Center for Interdisziplinary Research
 
 

BI-DIALOG

Fifth Workshop on the Semantics and Pragmatics of Dialogue

Termin: 14. - 16. Juni 2001
Leitung: Peter Kühnlein (Bielefeld), Hannes Rieser (Bielefeld) und Henk Zeevat (Amsterdam)

Die Dialogforschung gehört gegenwärtig zu den produktivsten Gebieten der kognitiven Wissenschaften. Eines ihrer Charakteristika ist, dass keines der klassischen Gebiete, Logik, Linguistik, Sprachphilosophie, Psycholinguistik oder KI in der Lage ist, das gesamte Feld für sich voll abzudecken. Daraus resultiert zweierlei: Ein genuin interdisziplinärer Forschungsbereich und die Tatsache, dass es noch keine allgemein akzeptierte Methodologie gibt, um die dialogrelevante Forschung auf den Feldern Empirie, Theorieentwicklung und Grundlagen voranzutreiben. Wie in den klassischen Feldern der KI (Mustererkennung, Vision, Robotik, Interfaces) forcieren im Dialogbereich Probleme der Anwendung die Entwicklung geeigneter Lösungen. Die Dialogtheorie hat drei große Anwendungsfelder in der KI: Dialogsysteme, Instruktion von Maschinen und die Aufbereitung (Dokumentation, Annotation) multimedialer Daten. Das europäische Forum, um derlei Entwicklungen in Theorie und Praxis zu diskutieren, sind jährliche Dialogkonferenzen (MunDial97, Twendial98, Amstelogue99, Götalog 2000), die von internationalen Forschergruppen (Europa, USA, Kanada, Japan) beschickt werden.
BI-DIALOG 2001 wurde gefördert von der DFG, dem SFB 360 Situierte Künstliche Kommunikatoren sowie der Fakultät für Linguistik und Literaturwissenschaft und dem Rektorat der Universität Bielefeld.

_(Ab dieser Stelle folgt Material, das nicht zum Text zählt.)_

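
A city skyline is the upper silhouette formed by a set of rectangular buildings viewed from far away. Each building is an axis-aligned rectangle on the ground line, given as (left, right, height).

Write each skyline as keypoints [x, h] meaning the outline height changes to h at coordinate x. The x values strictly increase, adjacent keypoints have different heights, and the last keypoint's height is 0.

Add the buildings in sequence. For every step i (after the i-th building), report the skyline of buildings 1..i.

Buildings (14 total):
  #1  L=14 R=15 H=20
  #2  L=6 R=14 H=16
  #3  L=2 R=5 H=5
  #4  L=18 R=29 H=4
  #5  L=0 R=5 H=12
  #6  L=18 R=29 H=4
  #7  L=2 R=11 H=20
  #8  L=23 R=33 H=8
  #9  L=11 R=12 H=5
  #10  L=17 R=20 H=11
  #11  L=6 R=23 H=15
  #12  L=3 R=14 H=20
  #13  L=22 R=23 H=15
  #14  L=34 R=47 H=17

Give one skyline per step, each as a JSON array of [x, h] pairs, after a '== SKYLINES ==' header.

== SKYLINES ==
[[14,20],[15,0]]
[[6,16],[14,20],[15,0]]
[[2,5],[5,0],[6,16],[14,20],[15,0]]
[[2,5],[5,0],[6,16],[14,20],[15,0],[18,4],[29,0]]
[[0,12],[5,0],[6,16],[14,20],[15,0],[18,4],[29,0]]
[[0,12],[5,0],[6,16],[14,20],[15,0],[18,4],[29,0]]
[[0,12],[2,20],[11,16],[14,20],[15,0],[18,4],[29,0]]
[[0,12],[2,20],[11,16],[14,20],[15,0],[18,4],[23,8],[33,0]]
[[0,12],[2,20],[11,16],[14,20],[15,0],[18,4],[23,8],[33,0]]
[[0,12],[2,20],[11,16],[14,20],[15,0],[17,11],[20,4],[23,8],[33,0]]
[[0,12],[2,20],[11,16],[14,20],[15,15],[23,8],[33,0]]
[[0,12],[2,20],[15,15],[23,8],[33,0]]
[[0,12],[2,20],[15,15],[23,8],[33,0]]
[[0,12],[2,20],[15,15],[23,8],[33,0],[34,17],[47,0]]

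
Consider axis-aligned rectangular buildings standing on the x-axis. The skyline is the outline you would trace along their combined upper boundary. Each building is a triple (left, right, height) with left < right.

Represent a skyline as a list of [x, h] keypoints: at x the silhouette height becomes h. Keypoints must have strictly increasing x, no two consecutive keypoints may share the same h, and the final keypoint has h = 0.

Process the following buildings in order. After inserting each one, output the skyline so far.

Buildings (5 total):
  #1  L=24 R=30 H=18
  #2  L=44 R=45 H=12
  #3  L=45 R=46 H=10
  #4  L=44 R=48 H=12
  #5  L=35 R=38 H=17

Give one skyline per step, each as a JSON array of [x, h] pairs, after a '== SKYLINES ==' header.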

Die Konferenz hatte als Schwerpunkte Dialogtheorie, philosophische Grundlagenforschung zur Dialogstruktur, empirische Untersuchungen anhand von Dialogkorpora, Anwendungen in Informatik und KI sowie psycholinguistische Untersuchungen zur Informationssteuerung in Dialogen.
Im Bereich Dialogtheorie wurden Lösungsansätze vorgestellt, die auf Modelle der Dynamischen Semantik zurückgreifen. Beiträge im Bereich der philosophischen Grundlagen galten mentalen Zuständen und Sprecherannahmen im Diskurs. Die empirischen Arbeiten hatten u. a. struktur- und hierarchiebildende Partikel im Dialog sowie die Klassifikation von Sprechakten zum Gegenstand. Bewusst hatten die wissenschaftlichen Leiter Anwendungsproblemen breiten Raum eingeräumt. Es gab Themenschwerpunkte in der Entwicklung von Dialogsystemen für verschiedene Anwendungskontexte (z. B. Auskunfts- und Verkaufssysteme), in der multi-modalen Mensch-Roboter-Interaktion und in der Entwicklung von Annotationswerkzeugen für die Bearbeitung empirischer Daten. Die psycholinguistischen Beiträge befassten sich mit der Frage, wie Sprecher Informationen im Dialog absichern (grounding).